In April 2001, Scott Ritter was invited to Washington, DC by a group of Republican Congressmen. The subject was Iraq. He chastised the Republican lawmakers with a warning that if they continued to support the policy of confronting Saddam's Iraq over a trumped-up charge, they would not only get America involved in a war it could not win, but would end up destroying the credibility of the Republican Party, and turn control of the Congress and eventually the Presidency to the Democrats.
That warning has become reality in the 2006 elections.
Today, writes Scott Ritter, if he were invited to Washington to speak to a body of Democratic Congressmen, the issue would be Iran rather than Iraq.
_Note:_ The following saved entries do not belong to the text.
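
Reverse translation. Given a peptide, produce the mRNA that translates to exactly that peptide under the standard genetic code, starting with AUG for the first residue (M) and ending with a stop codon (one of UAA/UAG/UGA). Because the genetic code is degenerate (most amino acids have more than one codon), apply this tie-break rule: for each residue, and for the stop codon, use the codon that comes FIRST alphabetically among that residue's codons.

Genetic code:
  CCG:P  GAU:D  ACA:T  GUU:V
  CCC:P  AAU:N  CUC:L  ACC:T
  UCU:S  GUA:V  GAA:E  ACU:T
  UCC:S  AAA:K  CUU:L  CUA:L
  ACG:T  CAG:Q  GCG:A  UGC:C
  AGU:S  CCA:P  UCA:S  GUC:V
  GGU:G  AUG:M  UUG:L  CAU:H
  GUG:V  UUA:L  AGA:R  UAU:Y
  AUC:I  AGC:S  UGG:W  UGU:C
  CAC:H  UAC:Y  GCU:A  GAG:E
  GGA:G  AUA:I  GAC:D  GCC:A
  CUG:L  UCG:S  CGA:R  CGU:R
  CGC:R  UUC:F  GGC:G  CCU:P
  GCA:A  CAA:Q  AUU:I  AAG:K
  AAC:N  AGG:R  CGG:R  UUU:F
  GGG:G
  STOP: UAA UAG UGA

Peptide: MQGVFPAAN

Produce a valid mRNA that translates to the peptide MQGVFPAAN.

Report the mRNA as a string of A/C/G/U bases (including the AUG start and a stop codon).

residue 1: M -> AUG (start codon)
residue 2: Q codons sorted = CAA,CAG -> pick first = CAA
residue 3: G codons sorted = GGA,GGC,GGG,GGU -> pick first = GGA
residue 4: V codons sorted = GUA,GUC,GUG,GUU -> pick first = GUA
residue 5: F codons sorted = UUC,UUU -> pick first = UUC
residue 6: P codons sorted = CCA,CCC,CCG,CCU -> pick first = CCA
residue 7: A codons sorted = GCA,GCC,GCG,GCU -> pick first = GCA
residue 8: A codons sorted = GCA,GCC,GCG,GCU -> pick first = GCA
residue 9: N codons sorted = AAC,AAU -> pick first = AAC
terminator: stop codons sorted = UAA,UAG,UGA -> pick first = UAA

Answer: mRNA: AUGCAAGGAGUAUUCCCAGCAGCAAACUAA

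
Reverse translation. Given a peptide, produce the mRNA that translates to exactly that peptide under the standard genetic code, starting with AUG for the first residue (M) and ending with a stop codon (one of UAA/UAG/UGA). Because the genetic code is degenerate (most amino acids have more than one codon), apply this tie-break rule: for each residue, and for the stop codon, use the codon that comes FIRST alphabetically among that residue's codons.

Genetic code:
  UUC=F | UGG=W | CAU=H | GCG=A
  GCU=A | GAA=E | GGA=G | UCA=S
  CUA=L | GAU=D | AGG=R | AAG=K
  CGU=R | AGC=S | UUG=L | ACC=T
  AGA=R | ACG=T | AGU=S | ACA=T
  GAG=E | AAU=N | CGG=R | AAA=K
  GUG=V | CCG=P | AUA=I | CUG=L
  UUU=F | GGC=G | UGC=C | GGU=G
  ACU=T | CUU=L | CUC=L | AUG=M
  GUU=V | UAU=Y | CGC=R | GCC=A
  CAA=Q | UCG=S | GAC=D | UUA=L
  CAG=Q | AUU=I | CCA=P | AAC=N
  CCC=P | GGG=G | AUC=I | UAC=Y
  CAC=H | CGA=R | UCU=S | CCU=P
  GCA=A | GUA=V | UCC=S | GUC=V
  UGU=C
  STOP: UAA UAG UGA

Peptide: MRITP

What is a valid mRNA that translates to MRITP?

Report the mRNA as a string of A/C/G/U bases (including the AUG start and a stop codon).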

Although the Democrats are able to ride the Iraq war free of culpability, the looming conflict with Iran will be assessed as a product of a Democratically controlled Congress, present and future. If Iraq destroyed the Republican Party, a war with Iran can destroy the Democratic party.
Scott Ritter has advice for Democrats: stop Bush.
I would strongly urge Congress, both the House of Representatives and the Senate, to hold real hearings on Iran. Not the mealy-mouthed Joe Biden-led hearings we witnessed on Iraq in July-August 2002, where he and his colleagues rubber-stamped the President's case for war, but genuine hearings that draw on all the lessons of Congressional failures when it came to Iraq. Summon all the President's men (and women), and grill them on every phrase and word uttered about the Iranian "threat," especially as it has been linked to nuclear weapons. Demand facts to back up the rhetoric.
Summon the American-Israeli Public Affairs Committee (AIPAC), or any other lobby promoting confrontation with Iran, to the forefront, so that the warnings they offer in whispers from a back room can be articulated before the American public. Hold these conjurers of doom accountable for their positions by demanding they back them up with hard fact. See if the US intelligence community concurs with the dire warnings put forward by these pro-war lobbyists, and if it doesn't, ask who, then, is driving US policy toward Iran? Those mandated by public law and subjected to the oversight of Congress? Or others, operating outside any framework representative of the will of the American people?
(snip)
If hearings show no case for war with Iran, then Congress must act to insure that the United States cannot move toward conflict with that nation on the strength of executive dictate alone. As things currently stand, the Bush Administration, emboldened with a vision of the unitary executive unprecedented in our nation's history, believes it has all of the legal authority it requires when it comes to engaging Iran militarily. The silence of Congress following the President's decision to dispatch a second carrier battle group to the Persian Gulf has been deafening. The fact that a third carrier battle group (the USS Ronald Reagan) will probably join these two in the near future has also gone unnoticed by most, if not all, in Congress.
According to Ritter, Democrats in Congress have the opportunity to "nip this looming disaster in the bud." He believes that a war with Iran will pale in comparison with the current conflict in Iraq. And if there is a war with Iran, this Democratic Congress will be held fully accountable.
A war with Iran, he believes, will have the same effect on the Democratic party as the Iraq war had on the Republican party. And it could take this Democratic Congress down.
If a Democrat-controlled Congress fails to take action, and America finds itself embroiled in yet another Middle East military misadventure, there will be a reckoning at the polls in 2008. It will not bode well for the Democrats currently in power, or those seeking power in the future.